Se la sanità di prossimità è il baricentro delle riforme, la questione professionale diventa il punto di tenuta dell’intero sistema. Senza un investimento coerente sulle risorse umane, il rischio è che l’innovazione organizzativa resti un disegno ambizioso, ma fragile.

Nel mezzo di una riorganizzazione strutturale

Il confronto su farmacisti e infermieri non arriva in un momento neutro. Il sistema è nel pieno di una riorganizzazione dell’assistenza territoriale e delle professioni sanitarie, inserita nel quadro della legge delega sull’assistenza ospedaliera e territoriale.

La ridefinizione delle competenze, l’introduzione di percorsi formativi avanzati e l’integrazione crescente nel modello di prossimità non sono interventi episodici, ma elementi di un riassetto strutturale.

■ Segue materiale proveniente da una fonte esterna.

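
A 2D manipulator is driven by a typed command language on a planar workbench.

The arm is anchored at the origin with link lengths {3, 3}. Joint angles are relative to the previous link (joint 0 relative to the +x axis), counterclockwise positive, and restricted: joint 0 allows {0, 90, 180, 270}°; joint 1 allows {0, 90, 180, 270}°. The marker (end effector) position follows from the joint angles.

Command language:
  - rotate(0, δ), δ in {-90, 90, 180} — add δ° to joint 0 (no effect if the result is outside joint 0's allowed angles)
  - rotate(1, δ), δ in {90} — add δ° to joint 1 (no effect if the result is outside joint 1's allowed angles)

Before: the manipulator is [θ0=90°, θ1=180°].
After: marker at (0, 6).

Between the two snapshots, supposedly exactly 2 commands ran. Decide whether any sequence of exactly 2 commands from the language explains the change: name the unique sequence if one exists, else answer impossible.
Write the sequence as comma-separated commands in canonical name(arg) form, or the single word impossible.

t0: [θ0=90°, θ1=180°]
1. rotate(1, 90) → [θ0=90°, θ1=270°]
2. rotate(1, 90) → [θ0=90°, θ1=0°]
no rival 2-sequence matches.

rotate(1, 90), rotate(1, 90)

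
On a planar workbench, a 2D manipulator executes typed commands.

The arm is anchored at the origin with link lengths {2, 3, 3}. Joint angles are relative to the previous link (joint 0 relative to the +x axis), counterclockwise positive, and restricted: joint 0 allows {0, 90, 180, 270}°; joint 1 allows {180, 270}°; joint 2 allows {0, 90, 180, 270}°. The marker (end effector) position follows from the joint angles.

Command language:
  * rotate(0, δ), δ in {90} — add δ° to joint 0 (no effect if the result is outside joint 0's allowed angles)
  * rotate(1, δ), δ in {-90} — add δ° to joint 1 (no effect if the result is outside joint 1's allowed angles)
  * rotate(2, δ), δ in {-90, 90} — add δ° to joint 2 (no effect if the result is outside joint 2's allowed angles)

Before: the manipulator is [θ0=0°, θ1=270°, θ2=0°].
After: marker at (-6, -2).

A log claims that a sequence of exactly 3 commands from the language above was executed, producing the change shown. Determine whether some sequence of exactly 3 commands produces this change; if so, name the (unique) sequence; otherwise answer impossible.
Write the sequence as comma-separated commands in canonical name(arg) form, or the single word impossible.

rotate(0, 90), rotate(0, 90), rotate(0, 90)

initial: [θ0=0°, θ1=270°, θ2=0°]
[1] after rotate(0, 90): [θ0=90°, θ1=270°, θ2=0°]
[2] after rotate(0, 90): [θ0=180°, θ1=270°, θ2=0°]
[3] after rotate(0, 90): [θ0=270°, θ1=270°, θ2=0°]
uniquely the one of 64 3-step routes that fits.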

In questo contesto, il parallelismo tra farmacisti e infermieri è indicativo: entrambe le professioni vedono ampliarsi funzioni e responsabilità, mentre restano aperti i nodi del reclutamento, delle condizioni contrattuali e della sostenibilità economica.

Il punto non è solo valorizzare le professioni in termini simbolici o formativi. È garantire che l’evoluzione normativa e organizzativa sia accompagnata da un adeguato riconoscimento professionale ed economico.

La tenuta della riforma territoriale passa, prima di tutto, dalla capacità di rendere attrattive e sostenibili le professioni su cui quella riforma si fonda.